The PS VR2 displays dark scenes with way more accuracy.

Chapter 2’s hectic new weapons like the Chainsaw and the Sawed-Off Shotgun come in clutch during the aforementioned night missions, where Retribution’s biggest payoffs await. Loot is wildly better at night when I’m brave enough to seek it out, but walkers are more aggressive and far more numerous, leading to unintentionally climactic showdowns between myself and the ravenous horde. These intense walker battles only showed a promising start on the Quest 2 – but thanks to the thicker guts of the PS5, these skirmishes finally came to life in frightening detail on the PlayStation VR2, where a much larger number of enemies could spawn on the same map. I often needed to sneak through, redirect, or fend off entire swarms of walkers, forcing me to make intelligent use of all the tools in my arsenal. Mixed with the haptic feedback of the Sense controllers and the 3D audio in my Pulse headphones, the whole experience was way more coherent on the PS VR2 than I remember it being when I played it just three months ago on the Meta Quest 2.

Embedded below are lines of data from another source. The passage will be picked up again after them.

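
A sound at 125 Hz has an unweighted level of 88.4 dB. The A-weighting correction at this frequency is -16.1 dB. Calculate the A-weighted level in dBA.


Given values:
  SPL = 88.4 dB
  A-weighting at 125 Hz = -16.1 dB
Formula: L_A = SPL + A_weight
L_A = 88.4 + (-16.1)
L_A = 72.3

72.3 dBA


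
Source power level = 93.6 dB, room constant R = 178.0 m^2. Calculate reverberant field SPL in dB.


Given values:
  Lw = 93.6 dB, R = 178.0 m^2
Formula: SPL = Lw + 10 * log10(4 / R)
Compute 4 / R = 4 / 178.0 = 0.022472
Compute 10 * log10(0.022472) = -16.4836
SPL = 93.6 + (-16.4836) = 77.12

77.12 dB


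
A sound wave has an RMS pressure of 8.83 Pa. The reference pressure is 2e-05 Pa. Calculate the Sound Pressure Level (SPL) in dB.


Given values:
  p = 8.83 Pa
  p_ref = 2e-05 Pa
Formula: SPL = 20 * log10(p / p_ref)
Compute ratio: p / p_ref = 8.83 / 2e-05 = 441500
Compute log10: log10(441500) = 5.644931
Multiply: SPL = 20 * 5.644931 = 112.9

112.9 dB


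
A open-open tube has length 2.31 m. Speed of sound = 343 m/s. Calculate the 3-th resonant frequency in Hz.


Given values:
  Tube type: open-open, L = 2.31 m, c = 343 m/s, n = 3
Formula: f_n = n * c / (2 * L)
Compute 2 * L = 2 * 2.31 = 4.62
f = 3 * 343 / 4.62
f = 222.73

222.73 Hz


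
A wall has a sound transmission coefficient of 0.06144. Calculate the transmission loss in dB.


Given values:
  tau = 0.06144
Formula: TL = 10 * log10(1 / tau)
Compute 1 / tau = 1 / 0.06144 = 16.276
Compute log10(16.276) = 1.211548
TL = 10 * 1.211548 = 12.12

12.12 dB


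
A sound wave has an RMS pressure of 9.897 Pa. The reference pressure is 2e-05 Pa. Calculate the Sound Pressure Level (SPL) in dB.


Given values:
  p = 9.897 Pa
  p_ref = 2e-05 Pa
Formula: SPL = 20 * log10(p / p_ref)
Compute ratio: p / p_ref = 9.897 / 2e-05 = 494850
Compute log10: log10(494850) = 5.694474
Multiply: SPL = 20 * 5.694474 = 113.89

113.89 dB


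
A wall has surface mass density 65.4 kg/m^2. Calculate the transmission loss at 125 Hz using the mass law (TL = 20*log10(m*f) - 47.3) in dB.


Given values:
  m = 65.4 kg/m^2, f = 125 Hz
Formula: TL = 20 * log10(m * f) - 47.3
Compute m * f = 65.4 * 125 = 8175.0
Compute log10(8175.0) = 3.912488
Compute 20 * 3.912488 = 78.2498
TL = 78.2498 - 47.3 = 30.95

30.95 dB


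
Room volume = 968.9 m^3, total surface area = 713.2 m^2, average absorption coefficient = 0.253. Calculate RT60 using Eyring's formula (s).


Given values:
  V = 968.9 m^3, S = 713.2 m^2, alpha = 0.253
Formula: RT60 = 0.161 * V / (-S * ln(1 - alpha))
Compute ln(1 - 0.253) = ln(0.747) = -0.29169
Denominator: -713.2 * -0.29169 = 208.0333
Numerator: 0.161 * 968.9 = 155.9929
RT60 = 155.9929 / 208.0333 = 0.75

0.75 s


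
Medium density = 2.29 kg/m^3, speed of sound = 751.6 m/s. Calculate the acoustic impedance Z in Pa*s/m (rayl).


Given values:
  rho = 2.29 kg/m^3
  c = 751.6 m/s
Formula: Z = rho * c
Z = 2.29 * 751.6
Z = 1721.16

1721.16 rayl


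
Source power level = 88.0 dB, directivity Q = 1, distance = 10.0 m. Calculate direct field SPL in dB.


Given values:
  Lw = 88.0 dB, Q = 1, r = 10.0 m
Formula: SPL = Lw + 10 * log10(Q / (4 * pi * r^2))
Compute 4 * pi * r^2 = 4 * pi * 10.0^2 = 1256.6371
Compute Q / denom = 1 / 1256.6371 = 0.00079577
Compute 10 * log10(0.00079577) = -30.9921
SPL = 88.0 + (-30.9921) = 57.01

57.01 dB


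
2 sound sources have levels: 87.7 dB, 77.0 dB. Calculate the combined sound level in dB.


Formula: L_total = 10 * log10( sum(10^(Li/10)) )
  Source 1: 10^(87.7/10) = 588843655.3556
  Source 2: 10^(77.0/10) = 50118723.3627
Sum of linear values = 638962378.7183
L_total = 10 * log10(638962378.7183) = 88.05

88.05 dB


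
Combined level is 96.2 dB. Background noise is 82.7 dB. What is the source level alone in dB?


Given values:
  L_total = 96.2 dB, L_bg = 82.7 dB
Formula: L_source = 10 * log10(10^(L_total/10) - 10^(L_bg/10))
Convert to linear:
  10^(96.2/10) = 4168693834.7034
  10^(82.7/10) = 186208713.6663
Difference: 4168693834.7034 - 186208713.6663 = 3982485121.0371
L_source = 10 * log10(3982485121.0371) = 96.0

96.0 dB


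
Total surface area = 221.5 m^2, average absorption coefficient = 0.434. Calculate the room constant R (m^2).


Given values:
  S = 221.5 m^2, alpha = 0.434
Formula: R = S * alpha / (1 - alpha)
Numerator: 221.5 * 0.434 = 96.131
Denominator: 1 - 0.434 = 0.566
R = 96.131 / 0.566 = 169.84

169.84 m^2


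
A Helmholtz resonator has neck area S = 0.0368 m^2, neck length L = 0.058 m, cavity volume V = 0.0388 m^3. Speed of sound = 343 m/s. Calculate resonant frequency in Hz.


Given values:
  S = 0.0368 m^2, L = 0.058 m, V = 0.0388 m^3, c = 343 m/s
Formula: f = (c / (2*pi)) * sqrt(S / (V * L))
Compute V * L = 0.0388 * 0.058 = 0.0022504
Compute S / (V * L) = 0.0368 / 0.0022504 = 16.3526
Compute sqrt(16.3526) = 4.043835
Compute c / (2*pi) = 343 / 6.283185 = 54.590148
f = 54.590148 * 4.043835 = 220.75

220.75 Hz


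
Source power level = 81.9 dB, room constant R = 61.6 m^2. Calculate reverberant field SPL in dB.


Given values:
  Lw = 81.9 dB, R = 61.6 m^2
Formula: SPL = Lw + 10 * log10(4 / R)
Compute 4 / R = 4 / 61.6 = 0.064935
Compute 10 * log10(0.064935) = -11.8752
SPL = 81.9 + (-11.8752) = 70.02

70.02 dB


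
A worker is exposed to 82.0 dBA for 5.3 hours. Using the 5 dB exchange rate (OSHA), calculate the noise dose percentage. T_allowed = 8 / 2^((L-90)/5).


Given values:
  L = 82.0 dBA, T = 5.3 hours
Formula: T_allowed = 8 / 2^((L - 90) / 5)
Compute exponent: (82.0 - 90) / 5 = -1.6
Compute 2^(-1.6) = 0.329877
T_allowed = 8 / 0.329877 = 24.251463 hours
Dose = (T / T_allowed) * 100
Dose = (5.3 / 24.251463) * 100 = 21.85

21.85 %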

There isn’t too much new content here, given that only a handful of the 12 zones are new at all. Most of the time you’ll just be wandering around in the original world to scavenge for loot and complete quests. But thanks to performance improvements, human AI is once again as vicious and tactical as I remember it being in the original, leading to unexpected scenarios between myself, hostile humans, and prowling walkers. And with the added difficulty comes a reason to approach situations with more nuance. For instance, I can focus my fire on a single human, killing them in a way that allows them to turn – creating a distraction behind enemy lines as I close the gap between myself and my opponents. These dynamic situations are way more interesting than the forced setup with axe-wielding secondary antagonist Gerrick, who notably looks a bit creepier with increased details that finally indicate what that weird red stuff hanging around his neck in the Quest 2 version was. Spoiler alert: it’s walker entrails. It was always walker entrails.

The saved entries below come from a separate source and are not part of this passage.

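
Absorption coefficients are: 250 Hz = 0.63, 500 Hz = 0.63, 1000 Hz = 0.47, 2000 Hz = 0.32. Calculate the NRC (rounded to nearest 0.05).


Given values:
  a_250 = 0.63, a_500 = 0.63
  a_1000 = 0.47, a_2000 = 0.32
Formula: NRC = (a250 + a500 + a1000 + a2000) / 4
Sum = 0.63 + 0.63 + 0.47 + 0.32 = 2.05
NRC = 2.05 / 4 = 0.5125
Rounded to nearest 0.05: 0.5

0.5


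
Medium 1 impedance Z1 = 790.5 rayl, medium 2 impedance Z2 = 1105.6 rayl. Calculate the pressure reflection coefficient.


Given values:
  Z1 = 790.5 rayl, Z2 = 1105.6 rayl
Formula: R = (Z2 - Z1) / (Z2 + Z1)
Numerator: Z2 - Z1 = 1105.6 - 790.5 = 315.1
Denominator: Z2 + Z1 = 1105.6 + 790.5 = 1896.1
R = 315.1 / 1896.1 = 0.1662

0.1662


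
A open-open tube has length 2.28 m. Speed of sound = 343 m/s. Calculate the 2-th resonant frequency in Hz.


Given values:
  Tube type: open-open, L = 2.28 m, c = 343 m/s, n = 2
Formula: f_n = n * c / (2 * L)
Compute 2 * L = 2 * 2.28 = 4.56
f = 2 * 343 / 4.56
f = 150.44

150.44 Hz


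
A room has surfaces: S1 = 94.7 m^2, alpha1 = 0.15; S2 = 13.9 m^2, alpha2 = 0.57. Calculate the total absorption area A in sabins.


Given surfaces:
  Surface 1: 94.7 * 0.15 = 14.205
  Surface 2: 13.9 * 0.57 = 7.923
Formula: A = sum(Si * alpha_i)
A = 14.205 + 7.923
A = 22.13

22.13 sabins


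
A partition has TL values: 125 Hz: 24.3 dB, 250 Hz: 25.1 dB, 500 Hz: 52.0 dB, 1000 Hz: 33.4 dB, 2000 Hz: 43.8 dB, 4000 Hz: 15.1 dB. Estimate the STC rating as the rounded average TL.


Given TL values at each frequency:
  125 Hz: 24.3 dB
  250 Hz: 25.1 dB
  500 Hz: 52.0 dB
  1000 Hz: 33.4 dB
  2000 Hz: 43.8 dB
  4000 Hz: 15.1 dB
Formula: STC ~ round(average of TL values)
Sum = 24.3 + 25.1 + 52.0 + 33.4 + 43.8 + 15.1 = 193.7
Average = 193.7 / 6 = 32.28
Rounded: 32

32


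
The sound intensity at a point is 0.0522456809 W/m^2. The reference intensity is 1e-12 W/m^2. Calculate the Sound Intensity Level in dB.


Given values:
  I = 0.0522456809 W/m^2
  I_ref = 1e-12 W/m^2
Formula: SIL = 10 * log10(I / I_ref)
Compute ratio: I / I_ref = 52245680900
Compute log10: log10(52245680900) = 10.71805
Multiply: SIL = 10 * 10.71805 = 107.18

107.18 dB


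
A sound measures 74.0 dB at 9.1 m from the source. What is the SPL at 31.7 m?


Given values:
  SPL1 = 74.0 dB, r1 = 9.1 m, r2 = 31.7 m
Formula: SPL2 = SPL1 - 20 * log10(r2 / r1)
Compute ratio: r2 / r1 = 31.7 / 9.1 = 3.4835
Compute log10: log10(3.4835) = 0.542016
Compute drop: 20 * 0.542016 = 10.8403
SPL2 = 74.0 - 10.8403 = 63.16

63.16 dB


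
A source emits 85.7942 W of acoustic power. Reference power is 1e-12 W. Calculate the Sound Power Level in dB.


Given values:
  W = 85.7942 W
  W_ref = 1e-12 W
Formula: SWL = 10 * log10(W / W_ref)
Compute ratio: W / W_ref = 85794200000000
Compute log10: log10(85794200000000) = 13.933458
Multiply: SWL = 10 * 13.933458 = 139.33

139.33 dB


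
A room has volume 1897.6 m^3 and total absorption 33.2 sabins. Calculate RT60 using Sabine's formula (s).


Given values:
  V = 1897.6 m^3
  A = 33.2 sabins
Formula: RT60 = 0.161 * V / A
Numerator: 0.161 * 1897.6 = 305.5136
RT60 = 305.5136 / 33.2 = 9.202

9.202 s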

It’s even more satisfying to return to my home camp with a fresh load of loot after a day’s adventure, and this time around, I’m not worried about breaking anything if I choose to decorate my abode with loose items. Collecting items and dropping them into your recycling bin allows you to level up your crafting stations, making you more powerful and better equipped to head back out the next day, and despite the addition of two new crafting stations that introduce interesting new items like the Sap Gloves, Laser Sights, and the SMG, this loop is pretty much unchanged from the original. That said, the story itself still isn’t quite as intricate, often sending me on fetch quests where I fight the same type of enemies over and over again. You’ll spin those wheels as things heat up between you and the main antagonist, who’s loomed over your time in New Orleans since the first chapter.

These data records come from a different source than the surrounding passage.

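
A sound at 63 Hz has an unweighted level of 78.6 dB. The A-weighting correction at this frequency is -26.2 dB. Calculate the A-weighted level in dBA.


Given values:
  SPL = 78.6 dB
  A-weighting at 63 Hz = -26.2 dB
Formula: L_A = SPL + A_weight
L_A = 78.6 + (-26.2)
L_A = 52.4

52.4 dBA


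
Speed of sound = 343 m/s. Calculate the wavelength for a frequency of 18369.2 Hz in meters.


Given values:
  c = 343 m/s, f = 18369.2 Hz
Formula: lambda = c / f
lambda = 343 / 18369.2
lambda = 0.0187

0.0187 m


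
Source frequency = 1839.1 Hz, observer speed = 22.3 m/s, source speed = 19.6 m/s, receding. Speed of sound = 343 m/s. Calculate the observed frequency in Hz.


Given values:
  f_s = 1839.1 Hz, v_o = 22.3 m/s, v_s = 19.6 m/s
  Direction: receding
Formula: f_o = f_s * (c - v_o) / (c + v_s)
Numerator: c - v_o = 343 - 22.3 = 320.7
Denominator: c + v_s = 343 + 19.6 = 362.6
f_o = 1839.1 * 320.7 / 362.6 = 1626.58

1626.58 Hz


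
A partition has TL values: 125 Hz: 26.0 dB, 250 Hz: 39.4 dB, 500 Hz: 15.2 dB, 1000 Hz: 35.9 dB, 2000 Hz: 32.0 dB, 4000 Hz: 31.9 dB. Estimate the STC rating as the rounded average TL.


Given TL values at each frequency:
  125 Hz: 26.0 dB
  250 Hz: 39.4 dB
  500 Hz: 15.2 dB
  1000 Hz: 35.9 dB
  2000 Hz: 32.0 dB
  4000 Hz: 31.9 dB
Formula: STC ~ round(average of TL values)
Sum = 26.0 + 39.4 + 15.2 + 35.9 + 32.0 + 31.9 = 180.4
Average = 180.4 / 6 = 30.07
Rounded: 30

30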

Framerates are at least way more consistent now, allowing the action to run smoothly at what appears to be 90hz with no reprojections. Unfortunately, there are still a frustrating number of glitches that likely stem from this aging corpse of a game engine. To be clear: I ran into several experience-ruining bugs on the PS VR2 which likely had nothing to do with the hardware itself, and the two biggest offenders were significantly worse than many of the problems I ran into when I reviewed the Quest 2 version last year. About five hours into my PS VR2 playthrough, a quest completely stopped updating with new progress, forcing me to scrap my save altogether and start anew. Later on, during my new playthrough, I ended up in a situation where I was hindered from finishing a quest because a group of enemy humans cheap-shotted me and camped out by my corpse, seeing and shooting me through walls and floorboards and rendering me unable to retrieve to my weapons, which I couldn’t survive without.